Rebecca Harms verlässt EU-Parlament: „Da fließen jetzt öfter Tränen“

Anti-Atom-Proteste im Wendland und Pro-Europa-Demos auf dem Maidan: Die Grünen-Politikerin Harms blickt auf ein bewegtes politisches Leben zurück.

Dass sie mittlerweile sogar im Museum zu besichtigen ist, findet Rebecca Harms dann doch ein bisschen schräg. Genau 40 Jahre ist es her, dass sich hunderte Landwirte mit ihren Treckern aus dem Wendland aufmachten, um gegen den Beschluss der niedersächsischen Landesregierung zu demonstrieren, ein Atommülllager in Gorleben zu errichten. Harms war eine der zentralen Akteurinnen bei den Protesten, die zum Erfolg der Anti-Atom-Bewegung in Deutschland beitrugen. In Hannover widmet sich gerade eine Ausstellung dem Thema.  „Ich musste schlucken, als ich merkte, wie lange mich das umtreibt“, sagt die Grünen-Politikerin.
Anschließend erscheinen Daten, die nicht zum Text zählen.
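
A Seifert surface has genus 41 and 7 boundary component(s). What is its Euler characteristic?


chi = 2 - 2g - b
= 2 - 2*41 - 7
= 2 - 82 - 7 = -87

-87


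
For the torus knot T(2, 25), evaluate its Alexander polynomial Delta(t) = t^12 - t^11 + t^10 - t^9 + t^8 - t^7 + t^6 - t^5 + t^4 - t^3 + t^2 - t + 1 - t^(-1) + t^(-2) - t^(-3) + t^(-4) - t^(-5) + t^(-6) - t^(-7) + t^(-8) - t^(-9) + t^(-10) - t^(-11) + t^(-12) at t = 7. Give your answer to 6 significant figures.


Substituting t = 7 into Delta(t) = t^12 - t^11 + t^10 - t^9 + t^8 - t^7 + t^6 - t^5 + t^4 - t^3 + t^2 - t + 1 - t^(-1) + t^(-2) - t^(-3) + t^(-4) - t^(-5) + t^(-6) - t^(-7) + t^(-8) - t^(-9) + t^(-10) - t^(-11) + t^(-12):
Term values: (13841287201) + (-1977326743) + (282475249) + (-40353607) + (5764801) + (-823543) + (117649) + (-16807) + (2401) + (-343) + (49) + (-7) + (1) + (-0.142857) + (0.0204082) + (-0.00291545) + (0.000416493) + (-5.9499e-05) + (8.49986e-06) + (-1.21427e-06) + (1.73467e-07) + (-2.47809e-08) + (3.54013e-09) + (-5.05733e-10) + (7.22476e-11)
Sum = 1.21111263e+10
Rounded to 6 significant figures: 1.21111e+10

1.21111e+10


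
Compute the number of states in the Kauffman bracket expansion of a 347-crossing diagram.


Each crossing contributes 2 choices (A-smoothing or B-smoothing).
Total states = 2^347 = 286687326998758938951352611912760867599570623646035140467198604923365359511060601008752319138765710819328

286687326998758938951352611912760867599570623646035140467198604923365359511060601008752319138765710819328


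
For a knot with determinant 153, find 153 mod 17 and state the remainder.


Step 1: A knot is p-colorable if and only if p divides its determinant.
Step 2: Compute 153 mod 17.
153 = 9 * 17 + 0
Step 3: 153 mod 17 = 0
Step 4: The knot is 17-colorable: yes

0


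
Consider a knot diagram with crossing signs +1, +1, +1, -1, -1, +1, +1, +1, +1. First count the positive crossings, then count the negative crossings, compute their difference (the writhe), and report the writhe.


Step 1: Count positive crossings (+1).
Positive crossings: 7
Step 2: Count negative crossings (-1).
Negative crossings: 2
Step 3: Writhe = (positive) - (negative)
w = 7 - 2 = 5
Step 4: |w| = 5, and w is positive

5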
Heute ist Harms 62 Jahre alt. Nach 15 Jahren im Europaparlament beendet sie ihre politische Karriere, zur Wahl am Sonntag tritt sie nicht mehr an. Bei den Grünen hat sie vieles erreicht: Sie war Spitzenkandidatin und Fraktionschefin, im Landtag von Niedersachsen ebenso wie in Europa.

Mit ihr geht ein Typ Politikerin, der bei den Grünen seit dem Generationswechsel an der Spitze seltener wird. Viele jüngere Parteimitglieder kennen die Auseinandersetzungen um Castor-Transporte mit radioaktivem Müll, gegen die Harms auf die Straße ging, allenfalls aus Erzählungen. Es gibt aber noch einen zweiten Faden, der sich durch ihr politisches Leben zieht: Harms hat sich wie sonst niemand im Europaparlament dafür eingesetzt, EU und Ukraine näher zusammenzubringen. Weggefährten sagen, mit ihrem Ausstieg breche da etwas weg.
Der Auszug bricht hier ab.